KVM: MMU: fix infinite fault access retry

We have two issues in current code: - if target gfn is used as its page table, guest will refault then kvm will use small page size to map it. We need two #PF to fix its shadow page table - sometimes, say a exception is triggered during vm-exit caused by #PF (see handle_exception() in vmx.c), we remove all the shadow pages shadowed by the target gfn before go into page fault path, it will cause infinite loop: delete shadow pages shadowed by the gfn -> try to use large page size to map the gfn -> retry the access ->... To fix these, we can adjust page size early if the target gfn is used as page table Signed-off-by: Xiao Guangrong <xiaoguangrong@linux.vnet.ibm.com> Signed-off-by: Marcelo Tosatti <mtosatti@redhat.com>
2013-01-08 14:36:51 +08:00 · 2013-01-08 14:36:51 +08:00 · 7751babd3c
commit 7751babd3c
parent c22885050e
2 changed files with 38 additions and 10 deletions
--- a/arch/x86/kvm/mmu.c
+++ b/arch/x86/kvm/mmu.c
@ -2380,15 +2380,10 @@ static int set_spte(struct kvm_vcpu *vcpu, u64 *sptep,
 	if (pte_access & ACC_WRITE_MASK) {

 		/*
-		 * There are two cases:
-		 * - the one is other vcpu creates new sp in the window
-		 *   between mapping_level() and acquiring mmu-lock.
-		 * - the another case is the new sp is created by itself
-		 *   (page-fault path) when guest uses the target gfn as
-		 *   its page table.
-		 * Both of these cases can be fixed by allowing guest to
-		 * retry the access, it will refault, then we can establish
-		 * the mapping by using small page.
+		 * Other vcpu creates new sp in the window between
+		 * mapping_level() and acquiring mmu-lock.

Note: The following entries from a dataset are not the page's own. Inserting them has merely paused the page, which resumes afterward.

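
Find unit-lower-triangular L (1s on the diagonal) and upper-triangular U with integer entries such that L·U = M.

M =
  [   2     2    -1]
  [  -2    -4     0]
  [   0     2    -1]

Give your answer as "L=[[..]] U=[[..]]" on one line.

L=[[1,0,0],[-1,1,0],[0,-1,1]] U=[[2,2,-1],[0,-2,-1],[0,0,-2]]

  row1 -= -1·row0 → [0,-2,-1]
  row2 -= 0·row0 → [0,2,-1]
  row2 -= -1·row1 → [0,0,-2]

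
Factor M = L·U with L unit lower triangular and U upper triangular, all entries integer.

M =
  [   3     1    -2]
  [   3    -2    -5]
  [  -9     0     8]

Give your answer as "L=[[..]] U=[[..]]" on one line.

L=[[1,0,0],[1,1,0],[-3,-1,1]] U=[[3,1,-2],[0,-3,-3],[0,0,-1]]

  r1 -= 1·r0 → [0,-3,-3]
  r2 -= -3·r0 → [0,3,2]
  r2 -= -1·r1 → [0,0,-1]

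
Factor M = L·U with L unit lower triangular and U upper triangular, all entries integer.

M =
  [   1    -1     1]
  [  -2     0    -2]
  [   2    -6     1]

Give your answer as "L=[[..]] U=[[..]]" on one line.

L=[[1,0,0],[-2,1,0],[2,2,1]] U=[[1,-1,1],[0,-2,0],[0,0,-1]]

  row1 -= -2·row0 → [0,-2,0]
  row2 -= 2·row0 → [0,-4,-1]
  row2 -= 2·row1 → [0,0,-1]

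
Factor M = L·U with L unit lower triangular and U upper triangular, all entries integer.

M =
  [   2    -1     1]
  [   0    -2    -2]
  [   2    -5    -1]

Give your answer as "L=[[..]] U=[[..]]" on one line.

L=[[1,0,0],[0,1,0],[1,2,1]] U=[[2,-1,1],[0,-2,-2],[0,0,2]]

  row1 -= 0·row0 → [0,-2,-2]
  row2 -= 1·row0 → [0,-4,-2]
  row2 -= 2·row1 → [0,0,2]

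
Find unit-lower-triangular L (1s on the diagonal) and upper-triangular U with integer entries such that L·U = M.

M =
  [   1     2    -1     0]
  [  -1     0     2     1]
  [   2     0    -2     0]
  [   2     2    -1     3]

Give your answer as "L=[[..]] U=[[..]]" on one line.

L=[[1,0,0,0],[-1,1,0,0],[2,-2,1,0],[2,-1,1,1]] U=[[1,2,-1,0],[0,2,1,1],[0,0,2,2],[0,0,0,2]]

  R1 -= -1·R0 → [0,2,1,1]
  R2 -= 2·R0 → [0,-4,0,0]
  R3 -= 2·R0 → [0,-2,1,3]
  R2 -= -2·R1 → [0,0,2,2]
  R3 -= -1·R1 → [0,0,2,4]
  R3 -= 1·R2 → [0,0,0,2]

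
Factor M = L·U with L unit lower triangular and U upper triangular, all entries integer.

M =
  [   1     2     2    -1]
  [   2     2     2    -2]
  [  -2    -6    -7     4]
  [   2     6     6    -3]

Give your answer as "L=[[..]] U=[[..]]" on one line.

  R1 -= 2·R0 → [0,-2,-2,0]
  R2 -= -2·R0 → [0,-2,-3,2]
  R3 -= 2·R0 → [0,2,2,-1]
  R2 -= 1·R1 → [0,0,-1,2]
  R3 -= -1·R1 → [0,0,0,-1]
  R3 -= 0·R2 → [0,0,0,-1]

L=[[1,0,0,0],[2,1,0,0],[-2,1,1,0],[2,-1,0,1]] U=[[1,2,2,-1],[0,-2,-2,0],[0,0,-1,2],[0,0,0,-1]]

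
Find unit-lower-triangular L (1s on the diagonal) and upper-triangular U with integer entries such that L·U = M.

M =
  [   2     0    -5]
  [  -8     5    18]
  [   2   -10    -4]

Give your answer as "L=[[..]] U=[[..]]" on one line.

L=[[1,0,0],[-4,1,0],[1,-2,1]] U=[[2,0,-5],[0,5,-2],[0,0,-3]]

  r1 -= -4·r0 → [0,5,-2]
  r2 -= 1·r0 → [0,-10,1]
  r2 -= -2·r1 → [0,0,-3]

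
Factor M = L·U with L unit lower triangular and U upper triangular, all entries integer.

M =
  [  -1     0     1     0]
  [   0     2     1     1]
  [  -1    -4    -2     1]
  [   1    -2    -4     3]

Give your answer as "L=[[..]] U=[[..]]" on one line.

L=[[1,0,0,0],[0,1,0,0],[1,-2,1,0],[-1,-1,2,1]] U=[[-1,0,1,0],[0,2,1,1],[0,0,-1,3],[0,0,0,-2]]

  r1 -= 0·r0 → [0,2,1,1]
  r2 -= 1·r0 → [0,-4,-3,1]
  r3 -= -1·r0 → [0,-2,-3,3]
  r2 -= -2·r1 → [0,0,-1,3]
  r3 -= -1·r1 → [0,0,-2,4]
  r3 -= 2·r2 → [0,0,0,-2]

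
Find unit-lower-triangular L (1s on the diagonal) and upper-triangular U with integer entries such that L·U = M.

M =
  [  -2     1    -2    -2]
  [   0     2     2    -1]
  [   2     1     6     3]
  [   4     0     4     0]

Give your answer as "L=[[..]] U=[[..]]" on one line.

L=[[1,0,0,0],[0,1,0,0],[-1,1,1,0],[-2,1,-1,1]] U=[[-2,1,-2,-2],[0,2,2,-1],[0,0,2,2],[0,0,0,-1]]

  r1 -= 0·r0 → [0,2,2,-1]
  r2 -= -1·r0 → [0,2,4,1]
  r3 -= -2·r0 → [0,2,0,-4]
  r2 -= 1·r1 → [0,0,2,2]
  r3 -= 1·r1 → [0,0,-2,-3]
  r3 -= -1·r2 → [0,0,0,-1]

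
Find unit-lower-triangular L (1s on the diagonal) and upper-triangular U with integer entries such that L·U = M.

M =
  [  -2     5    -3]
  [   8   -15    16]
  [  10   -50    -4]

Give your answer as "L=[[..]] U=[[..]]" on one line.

L=[[1,0,0],[-4,1,0],[-5,-5,1]] U=[[-2,5,-3],[0,5,4],[0,0,1]]

  r1 -= -4·r0 → [0,5,4]
  r2 -= -5·r0 → [0,-25,-19]
  r2 -= -5·r1 → [0,0,1]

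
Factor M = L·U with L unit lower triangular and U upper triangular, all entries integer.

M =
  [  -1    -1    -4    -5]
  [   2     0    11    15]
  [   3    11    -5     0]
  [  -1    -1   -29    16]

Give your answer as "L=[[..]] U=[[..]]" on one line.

L=[[1,0,0,0],[-2,1,0,0],[-3,-4,1,0],[1,0,5,1]] U=[[-1,-1,-4,-5],[0,-2,3,5],[0,0,-5,5],[0,0,0,-4]]

  row1 -= -2·row0 → [0,-2,3,5]
  row2 -= -3·row0 → [0,8,-17,-15]
  row3 -= 1·row0 → [0,0,-25,21]
  row2 -= -4·row1 → [0,0,-5,5]
  row3 -= 0·row1 → [0,0,-25,21]
  row3 -= 5·row2 → [0,0,0,-4]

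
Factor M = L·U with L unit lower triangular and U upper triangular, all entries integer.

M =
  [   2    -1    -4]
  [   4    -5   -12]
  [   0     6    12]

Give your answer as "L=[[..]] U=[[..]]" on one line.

L=[[1,0,0],[2,1,0],[0,-2,1]] U=[[2,-1,-4],[0,-3,-4],[0,0,4]]

  r1 -= 2·r0 → [0,-3,-4]
  r2 -= 0·r0 → [0,6,12]
  r2 -= -2·r1 → [0,0,4]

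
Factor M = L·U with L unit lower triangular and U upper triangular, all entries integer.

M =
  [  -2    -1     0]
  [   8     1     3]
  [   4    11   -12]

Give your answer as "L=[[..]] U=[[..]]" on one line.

  row1 -= -4·row0 → [0,-3,3]
  row2 -= -2·row0 → [0,9,-12]
  row2 -= -3·row1 → [0,0,-3]

L=[[1,0,0],[-4,1,0],[-2,-3,1]] U=[[-2,-1,0],[0,-3,3],[0,0,-3]]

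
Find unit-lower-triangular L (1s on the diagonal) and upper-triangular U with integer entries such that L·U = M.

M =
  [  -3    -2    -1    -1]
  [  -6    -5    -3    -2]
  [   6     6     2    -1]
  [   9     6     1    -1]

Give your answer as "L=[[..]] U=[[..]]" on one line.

L=[[1,0,0,0],[2,1,0,0],[-2,-2,1,0],[-3,0,1,1]] U=[[-3,-2,-1,-1],[0,-1,-1,0],[0,0,-2,-3],[0,0,0,-1]]

  row1 -= 2·row0 → [0,-1,-1,0]
  row2 -= -2·row0 → [0,2,0,-3]
  row3 -= -3·row0 → [0,0,-2,-4]
  row2 -= -2·row1 → [0,0,-2,-3]
  row3 -= 0·row1 → [0,0,-2,-4]
  row3 -= 1·row2 → [0,0,0,-1]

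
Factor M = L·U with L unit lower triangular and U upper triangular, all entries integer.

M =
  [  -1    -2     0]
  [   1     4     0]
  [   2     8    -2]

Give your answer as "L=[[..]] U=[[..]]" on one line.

L=[[1,0,0],[-1,1,0],[-2,2,1]] U=[[-1,-2,0],[0,2,0],[0,0,-2]]

  R1 -= -1·R0 → [0,2,0]
  R2 -= -2·R0 → [0,4,-2]
  R2 -= 2·R1 → [0,0,-2]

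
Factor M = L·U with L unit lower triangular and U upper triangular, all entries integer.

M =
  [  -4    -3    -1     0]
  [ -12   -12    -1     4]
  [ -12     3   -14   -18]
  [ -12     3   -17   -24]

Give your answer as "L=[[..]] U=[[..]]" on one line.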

We can
+		 * allow guest to retry the access, the mapping can
+		 * be fixed if guest refault.
 		 */
 		if (level > PT_PAGE_TABLE_LEVEL &&
 		    has_wrprotected_page(vcpu->kvm, gfn, level))
--- a/arch/x86/kvm/paging_tmpl.h
+++ b/arch/x86/kvm/paging_tmpl.h
@ -487,6 +487,38 @@ out_gpte_changed:
 	return 0;
 }

+ /*
+ * To see whether the mapped gfn can write its page table in the current
+ * mapping.
+ *
+ * It is the helper function of FNAME(page_fault). When guest uses large page
+ * size to map the writable gfn which is used as current page table, we should
+ * force kvm to use small page size to map it because new shadow page will be
+ * created when kvm establishes shadow page table that stop kvm using large
+ * page size. Do it early can avoid unnecessary #PF and emulation.
+ *
+ * Note: the PDPT page table is not checked for PAE-32 bit guest. It is ok
+ * since the PDPT is always shadowed, that means, we can not use large page
+ * size to map the gfn which is used as PDPT.
+ */
+static bool
+FNAME(is_self_change_mapping)(struct kvm_vcpu *vcpu,
+			      struct guest_walker *walker, int user_fault)
+{
+	int level;
+	gfn_t mask = ~(KVM_PAGES_PER_HPAGE(walker->level) - 1);
+
+	if (!(walker->pte_access & ACC_WRITE_MASK ||
+	      (!is_write_protection(vcpu) && !user_fault)))
+		return false;
+
+	for (level = walker->level; level <= walker->max_level; level++)
+		if (!((walker->gfn ^ walker->table_gfn[level - 1]) & mask))
+			return true;
+
+	return false;
+}
+
 /*
 * Page fault handler.  There are several causes for a page fault:
 *   - there is no shadow pte for the guest pte
@ -541,7 +573,8 @@ static int FNAME(page_fault)(struct kvm_vcpu *vcpu, gva_t addr, u32 error_code,
 	}

 	if (walker.level >= PT_DIRECTORY_LEVEL)
-		force_pt_level = mapping_level_dirty_bitmap(vcpu, walker.gfn);
+		force_pt_level = mapping_level_dirty_bitmap(vcpu, walker.gfn)
+		   || FNAME(is_self_change_mapping)(vcpu, &walker, user_fault);
 	else
 		force_pt_level = 1;
 	if (!force_pt_level) {